Increased activity during the coronavirus outbreak
During the spring, when the corona virus caused an emergency worldwide, the company was able to see its consequences.
“We found early references in Chinese that talked about a strange viral lung disease, but it was not significant enough to flag for then. What we see right now is that criminals are good at exploiting unusual situations and that coronary-related things are the new way to fool people. Various attempts are made to access sensitive information. Lots of phishing sites (which are trying to access passwords) allude to corona, and when more people work at home it becomes more common with ransomware attacks (locking the computer and demanding "ransom money")”, says Staffan Truvé.
He believes that municipalities and authorities have become more aware of the cyber threats that exist.
“When the digitization that was predicted to take ten years instead took ten days, you also become aware of more threats”.
Development rather than leaps within AI
When it comes to artificial intelligence, Staffan Truvé does not currently see any major leaps soon, rather a continuous development.

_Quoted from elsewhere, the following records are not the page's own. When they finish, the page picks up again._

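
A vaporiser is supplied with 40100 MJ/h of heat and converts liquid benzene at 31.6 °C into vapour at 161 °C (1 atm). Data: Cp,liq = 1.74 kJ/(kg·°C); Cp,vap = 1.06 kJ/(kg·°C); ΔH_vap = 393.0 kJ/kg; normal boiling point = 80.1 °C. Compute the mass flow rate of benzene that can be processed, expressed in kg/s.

Δh = 1.74×(80.1−31.6) + 393.0 + 1.06×(161−80.1) = 563.14 kJ/kg
Q = 40100 MJ/h = 11139 kJ/s = 11139 kJ/s
ṁ = Q/Δh = 11139 / 563.14 = 19.78 kg/s

ṁ = 19.8 kg/s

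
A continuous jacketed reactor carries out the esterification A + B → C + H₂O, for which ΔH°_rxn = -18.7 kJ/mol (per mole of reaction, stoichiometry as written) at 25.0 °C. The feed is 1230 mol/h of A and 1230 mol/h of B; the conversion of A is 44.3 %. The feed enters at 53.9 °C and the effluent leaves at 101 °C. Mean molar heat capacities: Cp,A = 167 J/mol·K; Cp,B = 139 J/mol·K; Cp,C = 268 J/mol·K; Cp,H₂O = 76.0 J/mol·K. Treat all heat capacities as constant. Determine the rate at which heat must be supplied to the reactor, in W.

Extent of reaction ξ = 0.443 × 1230 = 544.89 mol/h
Reaction term: ξ·ΔH°_rxn = 544.89 × -18.7 = -10189 kJ/h
Sensible, feed 53.9→25 °C: -10877 kJ/h
Outlet flows (mol/h): A 685.11, B 685.11, C 544.89, H₂O 544.89
Sensible, products 25→101 °C: 30179 kJ/h
Q = ΔH = 9111.7 kJ/h = 2.531 kW
Heat supplied = 2531 W

Q_in = 2530 W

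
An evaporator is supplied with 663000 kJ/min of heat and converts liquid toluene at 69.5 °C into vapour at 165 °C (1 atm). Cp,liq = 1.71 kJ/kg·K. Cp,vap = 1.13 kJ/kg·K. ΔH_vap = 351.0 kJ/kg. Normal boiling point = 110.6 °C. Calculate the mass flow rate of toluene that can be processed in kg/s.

ṁ = 22.9 kg/s

Δh = 1.71×(110.6−69.5) + 351.0 + 1.13×(165−110.6) = 482.75 kJ/kg
Q = 663000 kJ/min = 11050 kJ/s = 11050 kJ/s
ṁ = Q/Δh = 11050 / 482.75 = 22.89 kg/s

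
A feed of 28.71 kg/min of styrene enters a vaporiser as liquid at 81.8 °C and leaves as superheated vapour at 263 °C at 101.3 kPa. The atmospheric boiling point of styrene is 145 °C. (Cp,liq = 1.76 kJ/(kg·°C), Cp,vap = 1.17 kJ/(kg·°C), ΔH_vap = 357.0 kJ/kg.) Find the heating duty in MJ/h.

liquid 81.8→145 °C: 111.23 kJ/kg
vaporisation at 145 °C: 357 kJ/kg
vapour 145→263 °C: 138.06 kJ/kg
Δh = 111.23 + 357 + 138.06 = 606.29 kJ/kg
Q = ṁ·Δh = 28.71 kg/min × 606.29 kJ/kg = 17407 kJ/min
|Q| = 290.11 kW = 1044.4 MJ/h

Q = 1040 MJ/h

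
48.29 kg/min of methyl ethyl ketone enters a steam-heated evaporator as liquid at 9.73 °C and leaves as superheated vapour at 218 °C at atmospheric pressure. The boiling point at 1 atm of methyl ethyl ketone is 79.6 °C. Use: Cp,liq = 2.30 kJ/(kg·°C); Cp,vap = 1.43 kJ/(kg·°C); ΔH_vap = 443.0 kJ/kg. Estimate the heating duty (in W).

liquid 9.73→79.6 °C: 160.7 kJ/kg
vaporisation at 79.6 °C: 443 kJ/kg
vapour 79.6→218 °C: 197.91 kJ/kg
Δh = 160.7 + 443 + 197.91 = 801.61 kJ/kg
Q = ṁ·Δh = 48.29 kg/min × 801.61 kJ/kg = 38710 kJ/min
|Q| = 645.16 kW = 645160 W

Q = 645000 W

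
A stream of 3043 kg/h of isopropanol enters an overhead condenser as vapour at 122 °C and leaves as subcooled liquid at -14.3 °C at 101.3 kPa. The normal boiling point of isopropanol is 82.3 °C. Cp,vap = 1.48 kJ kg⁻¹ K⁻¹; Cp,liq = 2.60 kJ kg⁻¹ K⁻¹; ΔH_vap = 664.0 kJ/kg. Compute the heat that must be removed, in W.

vapour 122→82.3 °C: -58.756 kJ/kg
condensation at 82.3 °C: -664 kJ/kg
liquid 82.3→-14.3 °C: -251.16 kJ/kg
Δh = -58.756 + -664 + -251.16 = -973.92 kJ/kg
Q = ṁ·Δh = 3043 kg/h × -973.92 kJ/kg = -2.9636e+06 kJ/h
|Q| = 823.23 kW = 823230 W

Q_c = 823000 W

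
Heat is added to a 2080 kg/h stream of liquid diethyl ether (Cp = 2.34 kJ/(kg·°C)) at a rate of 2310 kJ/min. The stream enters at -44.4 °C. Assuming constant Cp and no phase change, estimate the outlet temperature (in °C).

T_out = -15.9 °C

Q = 2310 kJ/min = 138600 kJ/h
ΔT = Q/(ṁ·Cp) = 138600/(2080×2.34) = 28.476 K
T_out = -44.4 + 28.476 = -15.924 °C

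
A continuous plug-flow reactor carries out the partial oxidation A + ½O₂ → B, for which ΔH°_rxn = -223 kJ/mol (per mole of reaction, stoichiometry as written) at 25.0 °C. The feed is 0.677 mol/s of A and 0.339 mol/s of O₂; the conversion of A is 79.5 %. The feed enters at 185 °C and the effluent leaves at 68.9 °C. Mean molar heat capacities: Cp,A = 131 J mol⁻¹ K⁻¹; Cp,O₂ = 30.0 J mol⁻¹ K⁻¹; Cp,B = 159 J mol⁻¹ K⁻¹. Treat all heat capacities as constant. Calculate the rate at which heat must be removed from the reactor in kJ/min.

Extent of reaction ξ = 0.795 × 0.677 = 0.53822 mol/s
Reaction term: ξ·ΔH°_rxn = 0.53822 × -223 = -120.02 kJ/s
Sensible, feed 185→25 °C: -15.817 kJ/s
Outlet flows (mol/s): A 0.13878, O₂ 0.069892, B 0.53822
Sensible, products 25→68.9 °C: 4.647 kJ/s
Q = ΔH = -131.19 kJ/s = -131.19 kW
Heat removed = 7871.5 kJ/min

Q_out = 7870 kJ/min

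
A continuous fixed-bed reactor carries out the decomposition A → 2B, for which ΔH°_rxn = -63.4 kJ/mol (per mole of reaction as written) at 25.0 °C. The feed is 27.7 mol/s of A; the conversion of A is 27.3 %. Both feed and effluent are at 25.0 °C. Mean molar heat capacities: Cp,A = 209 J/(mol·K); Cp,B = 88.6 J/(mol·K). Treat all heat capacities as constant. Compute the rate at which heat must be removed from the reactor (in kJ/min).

Q_out = 28800 kJ/min

Extent of reaction ξ = 0.273 × 27.7 = 7.5621 mol/s
Reaction term: ξ·ΔH°_rxn = 7.5621 × -63.4 = -479.44 kJ/s
Q = ΔH = -479.44 kJ/s = -479.44 kW
Heat removed = 28766 kJ/min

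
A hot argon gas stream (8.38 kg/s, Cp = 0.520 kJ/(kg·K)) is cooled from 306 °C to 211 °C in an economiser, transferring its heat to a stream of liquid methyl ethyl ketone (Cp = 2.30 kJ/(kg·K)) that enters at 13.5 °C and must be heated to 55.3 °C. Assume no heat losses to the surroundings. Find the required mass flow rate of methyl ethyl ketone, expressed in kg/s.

Heat released by hot stream: Q = 8.38 × 0.520 × (306 − 211) = 413.97 kJ/s
Energy balance on cold side (adiabatic exchanger): Q = ṁ_c·Cp_c·(T_c,out − T_c,in)
ṁ_c = 413.97 / [2.30 × (55.3 − 13.5)] = 4.3059 kg/s

ṁ_c = 4.31 kg/s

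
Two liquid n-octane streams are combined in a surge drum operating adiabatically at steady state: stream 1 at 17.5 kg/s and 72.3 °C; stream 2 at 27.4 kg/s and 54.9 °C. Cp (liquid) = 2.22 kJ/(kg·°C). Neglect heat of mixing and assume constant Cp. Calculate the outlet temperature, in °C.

Adiabatic, steady state ⇒ Σ ṁᵢCp,ᵢ(T_out − Tᵢ) = 0
Σ ṁᵢCp,ᵢTᵢ = 17.5×2.22×72.3 + 27.4×2.22×54.9 = 6148.3
Σ ṁᵢCp,ᵢ = 17.5×2.22 + 27.4×2.22 = 99.678
T_out = 6148.3 / 99.678 = 61.682 °C

T_out = 61.7 °C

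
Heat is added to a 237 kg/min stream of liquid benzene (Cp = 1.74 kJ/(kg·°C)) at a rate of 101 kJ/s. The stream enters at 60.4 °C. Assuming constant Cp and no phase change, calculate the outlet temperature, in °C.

Q = 101 kJ/s = 6060 kJ/min
ΔT = Q/(ṁ·Cp) = 6060/(237×1.74) = 14.695 K
T_out = 60.4 + 14.695 = 75.095 °C

T_out = 75.1 °C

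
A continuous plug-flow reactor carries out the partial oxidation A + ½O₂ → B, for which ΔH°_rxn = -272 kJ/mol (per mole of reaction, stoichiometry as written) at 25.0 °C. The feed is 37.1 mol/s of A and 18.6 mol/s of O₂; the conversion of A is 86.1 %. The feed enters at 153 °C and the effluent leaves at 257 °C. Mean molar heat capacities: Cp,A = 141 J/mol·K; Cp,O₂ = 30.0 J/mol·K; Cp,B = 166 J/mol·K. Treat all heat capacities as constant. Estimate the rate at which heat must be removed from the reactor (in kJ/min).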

“I think the next big thing with AI is that it becomes more oriented towards social issues and being able to handle them with the help of large amounts of data. Today, AI is focused on automating routing shrimp that does not require as much ‘deep’ intelligence, such as driving a car”.
“I think it's exciting when AI can beat us, often in niche areas: games like chess and go. If you make use of AI in research, for example in medicine and materials, I think AI can be better than humans in certain ways.
Not alarmed by horror scenarios around AI
However, Staffan Truvé is not worried by the horror scenario that says artificial intelligence can one day take over the world.
“I think it will be a long time before we get AI that is better at things than us in general. I'm not worried if you look at how stupid they actually are and how little has happened on that front anyway. For example, it is more difficult for AI to replace a nurse than a senior physician. The physical things are more difficult than pure information processing”.
“What is worrying in this case is whether the social transformation leads to high unemployment, or that only one elite works. Historically, we have found new jobs when we automate things, but we do not know if we will this time”.
The Chalmers Alumni Association has awarded the Gustaf Dalén Medal to honor the Nobel Laureate and Chalmers Engineer of the same name since 1950. The medal will go to an alumnus for "deserving activities based on Chalmers competence areas". It will be awarded to Staffan Truvé later in the year.